Three thoughts:
1. Have you asked him what special reward or celebration he would like for using the potty at home? He may have a much better idea than M&M's, and I agree that bribery is not a good precedent for getting his cooperation. You could make a suggestion or two and see how he responds. Perhaps try "We can send (day care teacher) a letter telling her you know how to use the potty at home!" Or, "Do you want us to sing your special song at home, too?"

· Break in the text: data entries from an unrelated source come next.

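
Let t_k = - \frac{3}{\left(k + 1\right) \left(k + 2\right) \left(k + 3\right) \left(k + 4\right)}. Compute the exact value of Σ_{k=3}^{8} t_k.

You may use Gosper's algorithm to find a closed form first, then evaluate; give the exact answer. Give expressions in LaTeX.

Step 1: r(k) = (k + 1)/(k + 5).
Take A(k)=k + 1, B(k)=k + 5, C(k)=1.
Need (k + 1)·f(k+1) − (k + 4)·f(k) = 1.
d = 3 from the (1,1,0) case.
Match coefficients ⇒ f(k) = k*(k**2 + 6*k + 11)/18.
R(k) = B(k−1)·f(k)/C(k) = k*(k + 4)*(k**2 + 6*k + 11)/18; s_k = R·t_k = k*(-k**2 - 6*k - 11)/(6*(k + 1)*(k + 2)*(k + 3)).
s_(k+1) − s_k = -3/(k**4 + 10*k**3 + 35*k**2 + 50*k + 24) = t_k.
Σ_(k=3)^(8) t_k = s_(9) − s_(3) = -73/440 − (-19/120) = -1/132.

Σ = -1/132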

2. When we're tempted to describe a child as strong willed, or our interactions as a fight, or any such antagonistic language, it's a good idea to look at our own ideas and attitudes. It's often true that we are providing the object of his resistance, which might well be our own strong-willed ideas, or the way we set up our expectations. My grandson, at 4.5, is still often resistant to going potty until he simply can't hold it any longer. But instead of fighting to get him to go, we either let him decide (and honor him with our trust that he will), or make the experience fun, as in "Hey, G, there's a bathroom full of dinosaurs, and they said you can't come in. What are we gonna do about that?" G, of course, wants to get right on it.
3. If you can bring yourself to try this, tell your little guy that you are so happy he's big enough to know when to use the potty. Let him know that it is completely up to him, and you trust him to notice how much easier it is to use the potty than to have to get cleaned up after an accident. He may need to test your word for a few days.
Or he may not be quite ready yet – school plus home is more than twice the commitment. K. often train, then regress, then train again a few weeks or months later, when they are truly prepared to take on this rather large commitment. It's a huge step forward, and it means accepting that they'll use the potty every single time. He will want to do it when he is truly ready. That sometimes happens a little later for boys.